Como dito por Sêneca, “sorte é o que acontece quando a preparação encontra a oportunidade”. A irrigação emerge como a tecnologia que se espraiará pelos canaviais futuros, com elevadas produtividades em longevidade e com enorme potencial de redução das emissões de CO2 e de prover estabilidade da oferta. E o que se pode falar dessa estratégia ao setor?
 
Uma primeira constatação, na crítica de André Resende, é que o estímulo à demanda já está dada via lei. O que se deve buscar é produtividade, qualidade e longevidade, com prêmio por menores emissões. Outra constatação é que será preciso romper os limites das regiões tradicionais, com tecnologias que entreguem o potencial produtivo que dê sustentabilidade aos investimentos.
 
Enquanto nas áreas tradicionais se tem resultados muito interessantes com a irrigação, mas ainda em escala menor, em regiões secas no Centro-Sul, em campos com cana irrigada, a produtividade é bastante elevada, o que gera confiança.
 
As questões que envolvem a irrigação indicam ruptura com o modelo tradicional de produzir. Exemplos como os da Usina Bevap, em Minas Gerais, assim como os da área canavieira de Juazeiro/Petrolina, são extremamente favoráveis em termos de produtividade e da estabilidade da oferta de canas. Também, como função da produtividade, há nítida redução de emissões de CO2. 
 
Há uma postura nas regiões canavieiras tradicionais de que a irrigação significa investimentos bem maiores e, em anos mais chuvosos, menores diferenças de resultados em relação às áreas de sequeiro. O problema é que, nos últimos anos, há alguns fatos:
• seca em 3 safras seguidas;
• dificuldades, por seca, de plantio da cana de 18 meses;
• quebras pronunciadas de produtividade;
• envelhecimento do canavial;
• dificuldade em ter mudas qualificadas.

Como olhar o futuro, em convite de expansão da cana? Nesse caso, a algumas condições cabem comentários:
• A existência de fonte de água e a aprovação de outorga são essenciais;
• Pequenas áreas represadas ajudam, assim como o sistema de irrigação a ser utilizado. Quanto menores as perdas de água, mais eficaz o modelo; quanto menor o volume de água convertido em maior volume de canas, melhor;
• Quanto mais integrados o sistema e o uso de insumos, melhor.

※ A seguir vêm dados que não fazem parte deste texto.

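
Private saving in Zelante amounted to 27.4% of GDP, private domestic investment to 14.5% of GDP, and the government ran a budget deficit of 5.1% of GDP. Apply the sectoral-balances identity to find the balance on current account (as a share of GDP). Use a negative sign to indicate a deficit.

7.8

By the sectoral-balances identity, CA = (S_private - I) + (T - G).
Private balance = 27.4 - 14.5 = 12.9
Government balance (T - G) = -5.1
CA = 12.9 + (-5.1) = 7.8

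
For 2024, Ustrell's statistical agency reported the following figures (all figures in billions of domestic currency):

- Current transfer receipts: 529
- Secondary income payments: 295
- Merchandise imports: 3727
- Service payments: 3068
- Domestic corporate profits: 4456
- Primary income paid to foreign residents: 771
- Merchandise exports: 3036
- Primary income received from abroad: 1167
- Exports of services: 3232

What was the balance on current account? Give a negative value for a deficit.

103

Goods balance = 3036 - 3727 = -691
Services balance = 3232 - 3068 = 164
Trade balance (goods + services) = -691 + 164 = -527
Net primary income = 1167 - 771 = 396
Net secondary income = 529 - 295 = 234
Current account = -527 + 396 + 234 = 103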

Outro aspecto a evoluir nas relações comerciais entre as empresas de irrigação e os produtores de cana diz respeito à forma de negociação: é somente investimento (CAPEX) ou se pode ter um sistema de leasing dos equipamentos? Seja o que for esse desenvolvimento, é preciso estar preparado para as oportunidades que surgirão ao Brasil no campo dos biocombustíveis, que requerem escala. Agora, em clara sinergia com leguminosas e milho, o potencial é, de fato, enorme.
 
Imagine-se uma unidade que inicie o seu processo de irrigação como de “salvação” para aprender esse novo mundo; em seguida, complementar, com mais lâminas de água. Somente nesse caso, a produtividade é de 3 dígitos, com uma longevidade de 7 a 8 cortes.
 
Agora, imagine uma nova região, com bons solos e topografia e com água disponível e logística, com irrigação full, produzindo 130 t/ha e 140 kg ATR/t cana em um raio médio de 20 km e 10 cortes como média. Seriam mais de 18 t de ATR/ha. Esse novo tempo já começou, a bordo dos novos trilhos de trens, do capital externo em parceria com o nacional, gerando emprego, renda e balança comercial ao Brasil.
 
É fundamental preparar-se para essa nova fase quando se olha para as metas (2031) do RenovaBio.